Where communication is complex, video communication plans for complex learning disability support can help staff recognise uncertainty, distress, confidence or refusal during community activity.

Operational Example 3: Supporting help-seeking if separated

Context: A person enjoyed shopping but became anxious if staff were briefly out of sight. Staff wanted to build confidence without creating unsafe separation.

Support approach: The provider developed a supported help-seeking plan. The person could recognise shop uniforms, use a help card and identify a familiar meeting point near the entrance.

Day-to-day delivery detail:

  1. Staff introduced a help card with the person’s first name and staff contact number.
  2. The person practised showing the card to a staff member in a quiet shop.
  3. A clear meeting point was agreed using a photograph.
  4. Staff remained nearby while observing whether the person remembered the plan.
  5. Records captured confidence, communication, distress and staff intervention.

How effectiveness was evidenced: The person became calmer during shopping trips because they understood where to go and how to ask for help. Records evidenced increased confidence alongside proportionate safeguards.

Governance and evidence

Governance should confirm that community safety support is assessed, personalised and reviewed. The audit trail should show risk assessment, support level, route planning, staff guidance, incident learning and outcome evidence.
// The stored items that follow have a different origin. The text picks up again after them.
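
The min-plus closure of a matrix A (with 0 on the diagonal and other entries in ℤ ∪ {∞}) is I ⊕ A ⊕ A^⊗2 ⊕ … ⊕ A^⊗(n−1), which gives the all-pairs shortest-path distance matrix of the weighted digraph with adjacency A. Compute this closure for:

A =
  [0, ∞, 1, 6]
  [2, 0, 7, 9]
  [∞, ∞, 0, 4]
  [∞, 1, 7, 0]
Closure =
  [0, 6, 1, 5]
  [2, 0, 3, 7]
  [7, 5, 0, 4]
  [3, 1, 4, 0]

This is the Floyd-Warshall all-pairs shortest-path computation. For each intermediate vertex k = 0, 1, …, 3, update dist[i][j] ← min(dist[i][j], dist[i][k] + dist[k][j]). The final matrix gives, for each (i, j), the minimum total weight of any directed path from i to j (possibly empty when i = j).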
Useful evidence includes community access records, prompt levels, near misses, route reviews, family feedback, staff observations and review minutes. Qualitative evidence may include confidence, reduced anxiety, greater participation and clearer help-seeking.

Strong services demonstrate that community safety is not used as a reason to avoid ordinary life. Providers should be able to evidence proportionate safeguards and real participation.

Commissioner and CQC expectations

Commissioners expect providers to support independence, inclusion and proportionate risk management. Community safety planning helps evidence that support enables people to access ordinary places while managing foreseeable risks.

CQC expectations include safety, choice, dignity, person-centred care, safeguarding and good governance. Providers should be able to evidence that community risks are assessed individually, restrictions are justified and support is reviewed as confidence changes.

Common pitfalls

  • Using blanket community restrictions without person-specific evidence.
  • Recording outings without noting safety awareness, prompts or confidence.
  • Reducing staff support before readiness is evidenced.
  • Failing to update plans after a move or route change.
  • Leaving relief staff unclear about community risks and prompts.
  • Ignoring the person’s own communication about fear, confidence or preference.

Conclusion

Community safety awareness supports ordinary life when it is planned with clarity, evidence and respect. Strong providers demonstrate that staff understand risks, enable confidence and review safeguards as the person’s skills develop. When community safety planning is person-centred, support protects people without closing down opportunity.